IUBio

BLAST

Bill Pearson wrp at cyclops.micr.Virginia.EDU
Tue Mar 2 12:53:51 EST 1993


In article <1993Mar2.120540.1382 at gserv1.dl.ac.uk> risler at cgmvax.cgm.cnrs-gif.fr writes:

> Hence I've tried to read the original papers about BLAST and, in particular,
> I've tried to understand how they compute the probability P(N) associated
> with a given score. ...  In any
> case, I thought that P(N) was computed from the figures obtained by a very
> large number of simulations. If this was true, then this probability should
> be the same for the same hit whatever the databank used.

	The P value is calculated analytically, it is not based on
simulations.  Equation [5] of Karlin and Altschul, PNAS (1990) 87:2264
tells us that the probability is a function of the length of the query
sequence, the length of the database sequence, and a factor, lambda,
which is calculated from the scoring matrix and the probabilities of
the residues in the query sequence and in the library.

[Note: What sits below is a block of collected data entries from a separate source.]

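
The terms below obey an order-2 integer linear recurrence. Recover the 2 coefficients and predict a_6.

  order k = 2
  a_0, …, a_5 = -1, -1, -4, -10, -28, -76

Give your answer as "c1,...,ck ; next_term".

  a_2 = 2·-1 + 2·-1 = -4
  a_3 = 2·-4 + 2·-1 = -10
  a_4 = 2·-10 + 2·-4 = -28
  a_5 = 2·-28 + 2·-10 = -76
  a_6 = 2·-76 + 2·-28 = -208

2,2 ; -208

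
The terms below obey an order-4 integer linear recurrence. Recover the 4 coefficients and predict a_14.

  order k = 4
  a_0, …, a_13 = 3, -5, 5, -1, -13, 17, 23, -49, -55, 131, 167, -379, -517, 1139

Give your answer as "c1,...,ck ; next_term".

-1,-4,-3,-3 ; 1565

  a_4 = -1·-1 + -4·5 + -3·-5 + -3·3 = -13
  a_5 = -1·-13 + -4·-1 + -3·5 + -3·-5 = 17
  a_6 = -1·17 + -4·-13 + -3·-1 + -3·5 = 23
  a_7 = -1·23 + -4·17 + -3·-13 + -3·-1 = -49
  a_8 = -1·-49 + -4·23 + -3·17 + -3·-13 = -55
  a_9 = -1·-55 + -4·-49 + -3·23 + -3·17 = 131
  a_10 = -1·131 + -4·-55 + -3·-49 + -3·23 = 167
  a_11 = -1·167 + -4·131 + -3·-55 + -3·-49 = -379
  a_12 = -1·-379 + -4·167 + -3·131 + -3·-55 = -517
  a_13 = -1·-517 + -4·-379 + -3·167 + -3·131 = 1139
  a_14 = -1·1139 + -4·-517 + -3·-379 + -3·167 = 1565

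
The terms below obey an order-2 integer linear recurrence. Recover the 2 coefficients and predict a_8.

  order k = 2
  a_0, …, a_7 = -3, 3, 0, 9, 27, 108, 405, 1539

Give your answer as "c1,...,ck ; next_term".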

> A colleague of mine recently searched a protein sequence with BLAST against
> the "non-redundant protein databank" and against Swissprot. She got in both
> cases the same hit with the same score, but with different probabilities.
> With the non-redundant database P(N) was 0.84 and with Swissprot P(N) was
> 0.51. The segment pairs were exactly the same in both cases.

	In blast, the P value is corrected for the length of the
database as well.  Thus, the same alignment from two different
database searches may have different P values if the databases are
different in length or amino acid composition.